Unweit der St. Johannis Kirche liegt Am Sande, einer der zentralen Plätze der Stadt. Früher ungepflastert – und damit sandig – diente der Platz den Händlern als Markt. Rundherum gruppieren sich mittelalterliche Häuserfassaden, Cafés laden zu einem Zwischenstopp ein – ein Angebot, das wir nach der Stadtführung dankend annahmen.

Blick zurück auf die Johanniskirche
In dem prächtigen Gebäude am westlichen Ende des Platzes residiert heute die IHK Lüneburg-Wolfsburg

Nach einer kurzen Stärkung in einem Café machten wir uns auf den Weg zurück zum Rathaus und starteten die Fotodokumentation bei deutlich besserem Wetter. Ein kleiner Abstecher führte uns zur St. Michaelis Kirche, der Kirche des ehemaligen Benediktinerklosters St. Michael, an desssen Michaelisschule Johann Sebastian Bach seinen Abschluss machte.

Kirche St. Michaelis

Von dort führte uns die bezaubernde schmale Gasse Auf dem Meere zurück zum Rathaus.
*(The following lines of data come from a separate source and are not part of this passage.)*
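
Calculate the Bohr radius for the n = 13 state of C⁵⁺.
1.490516 nm (or 14.905158 Å)

The Bohr radius formula is:
r_n = n² a₀ / Z

where a₀ = 0.052917721 nm is the Bohr radius.

For C⁵⁺ (Z = 6) at n = 13:
r_13 = 13² × 0.052917721 nm / 6
r_13 = 169 × 0.052917721 nm / 6
r_13 = 8.9430948 nm / 6
r_13 = 1.490516 nm

The electron orbits at approximately 1.490516 nm from the nucleus.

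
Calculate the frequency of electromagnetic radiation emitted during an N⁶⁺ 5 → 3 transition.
1.146e+16 Hz

First, find the transition energy:
E_5 = -13.6057 × 7² / 5² = -26.66717200 eV
E_3 = -13.6057 × 7² / 3² = -74.07547778 eV
|ΔE| = |E_3 - E_5| = 47.40830578 eV

Convert to Joules: E = 47.40830578 eV × (1.602177 × 10⁻¹⁹ J/eV) = 7.59565e-18 J

Using E = hf:
f = E/h = 7.59565e-18 J / (6.62607 × 10⁻³⁴ J·s)
f = 1.146e+16 Hz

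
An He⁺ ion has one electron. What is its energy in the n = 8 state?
-0.850356 eV

For hydrogen-like ions, the energy levels scale with Z²:
E_n = -13.6057 Z² / n² eV

For He⁺ (Z = 2) at n = 8:
E_8 = -13.6057 × 2² / 8²
E_8 = -13.6057 × 4 / 64
E_8 = -54.4228 / 64
E_8 = -0.850356 eV

The energy is 4 times more negative than hydrogen at the same n due to the stronger nuclear charge.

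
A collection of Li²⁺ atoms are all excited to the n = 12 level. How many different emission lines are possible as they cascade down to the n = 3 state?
45

The electron can occupy levels n = 3, 4, ..., 12 during de-excitation — that is m = 12 - 3 + 1 = 10 distinct levels.

The number of distinct spectral lines equals the number of ways to choose 2 of these m levels (each pair gives one possible emission transition):

Number of lines = m(m-1)/2 = 10×9/2 = 45

These correspond to all possible transitions between the 10 levels:
12 → 11, 12 → 10, 12 → 9, 12 → 8, 12 → 7, 12 → 6, 12 → 5, 12 → 4...

Each transition produces a photon with a unique energy (and thus wavelength). This count does not depend on Z.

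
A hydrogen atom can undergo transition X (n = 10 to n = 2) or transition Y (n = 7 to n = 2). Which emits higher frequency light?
10 → 2

Calculate the energy for each transition:

Transition 10 → 2:
ΔE₁ = |E_2 - E_10| = |-13.6057/2² - (-13.6057/10²)|
ΔE₁ = |-3.4014250000 - (-0.1360570000)| = 3.2653680 eV

Transition 7 → 2:
ΔE₂ = |E_2 - E_7| = |-13.6057/2² - (-13.6057/7²)|
ΔE₂ = |-3.4014250000 - (-0.2776673469)| = 3.1237577 eV

Since 3.2653680 eV > 3.1237577 eV, the transition 10 → 2 emits the more energetic photon.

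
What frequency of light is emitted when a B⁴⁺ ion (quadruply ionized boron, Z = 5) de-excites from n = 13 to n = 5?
2.80318e+15 Hz

First, find the transition energy:
E_13 = -13.6057 × 5² / 13² = -2.0126775 eV
E_5 = -13.6057 × 5² / 5² = -13.6057000 eV
|ΔE| = |E_5 - E_13| = 11.5930225 eV

Convert to Joules: E = 11.5930225 eV × (1.602177 × 10⁻¹⁹ J/eV) = 1.8574074e-18 J

Using E = hf:
f = E/h = 1.8574074e-18 J / (6.62607 × 10⁻³⁴ J·s)
f = 2.80318e+15 Hz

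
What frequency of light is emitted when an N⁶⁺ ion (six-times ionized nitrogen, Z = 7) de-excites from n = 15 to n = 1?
1.605e+17 Hz

First, find the transition energy:
E_15 = -13.6057 × 7² / 15² = -2.9630 eV
E_1 = -13.6057 × 7² / 1² = -666.6793 eV
|ΔE| = |E_1 - E_15| = 663.7163 eV

Convert to Joules: E = 663.7163 eV × (1.602177 × 10⁻¹⁹ J/eV) = 1.06339e-16 J

Using E = hf:
f = E/h = 1.06339e-16 J / (6.62607 × 10⁻³⁴ J·s)
f = 1.605e+17 Hz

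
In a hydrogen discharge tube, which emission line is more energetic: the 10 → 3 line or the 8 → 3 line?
10 → 3

Calculate the energy for each transition:

Transition 10 → 3:
ΔE₁ = |E_3 - E_10| = |-13.6057/3² - (-13.6057/10²)|
ΔE₁ = |-1.51174444 - (-0.13605700)| = 1.37569 eV

Transition 8 → 3:
ΔE₂ = |E_3 - E_8| = |-13.6057/3² - (-13.6057/8²)|
ΔE₂ = |-1.51174444 - (-0.21258906)| = 1.29916 eV

Since 1.37569 eV > 1.29916 eV, the transition 10 → 3 emits the more energetic photon.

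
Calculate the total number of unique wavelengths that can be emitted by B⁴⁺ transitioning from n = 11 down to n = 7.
10

The electron can occupy levels n = 7, 8, ..., 11 during de-excitation — that is m = 11 - 7 + 1 = 5 distinct levels.

The number of distinct spectral lines equals the number of ways to choose 2 of these m levels (each pair gives one possible emission transition):

Number of lines = m(m-1)/2 = 5×4/2 = 10

These correspond to all possible transitions between the 5 levels:
11 → 10, 11 → 9, 11 → 8, 11 → 7, 10 → 9, 10 → 8, 10 → 7, 9 → 8...

Each transition produces a photon with a unique energy (and thus wavelength). This count does not depend on Z.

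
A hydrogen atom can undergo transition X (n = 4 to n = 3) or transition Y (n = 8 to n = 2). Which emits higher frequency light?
8 → 2

Calculate the energy for each transition:

Transition 4 → 3:
ΔE₁ = |E_3 - E_4| = |-13.6057/3² - (-13.6057/4²)|
ΔE₁ = |-1.511744444 - (-0.850356250)| = 0.661388 eV

Transition 8 → 2:
ΔE₂ = |E_2 - E_8| = |-13.6057/2² - (-13.6057/8²)|
ΔE₂ = |-3.401425000 - (-0.212589063)| = 3.188836 eV

Since 3.188836 eV > 0.661388 eV, the transition 8 → 2 emits the more energetic photon.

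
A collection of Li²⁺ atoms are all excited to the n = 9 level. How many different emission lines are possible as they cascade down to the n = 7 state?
3

The electron can occupy levels n = 7, 8, ..., 9 during de-excitation — that is m = 9 - 7 + 1 = 3 distinct levels.

The number of distinct spectral lines equals the number of ways to choose 2 of these m levels (each pair gives one possible emission transition):

Number of lines = m(m-1)/2 = 3×2/2 = 3

These correspond to all possible transitions between the 3 levels:
9 → 8, 9 → 7, 8 → 7

Each transition produces a photon with a unique energy (and thus wavelength). This count does not depend on Z.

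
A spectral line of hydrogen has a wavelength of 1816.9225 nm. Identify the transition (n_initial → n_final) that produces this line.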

Malerische Altstadtgasse “Auf dem Meere”
Schön

Nach so vielen schönen Eindrücken wandten wir uns den leiblichen Bedürfnissen zu. Im Hinterhof des thailändischen Restaurants Buddha fanden wir einen Platz und ein ordentliches asiatisches Abendessen.

Keine Sorge, bei einem Besuch dieses Restaurants kann man nichts falsch machen
Mmmh – lecker

Die knapp einstündige Heimfahrt verlief deutlich stressfreier als die Fahrt am Morgen.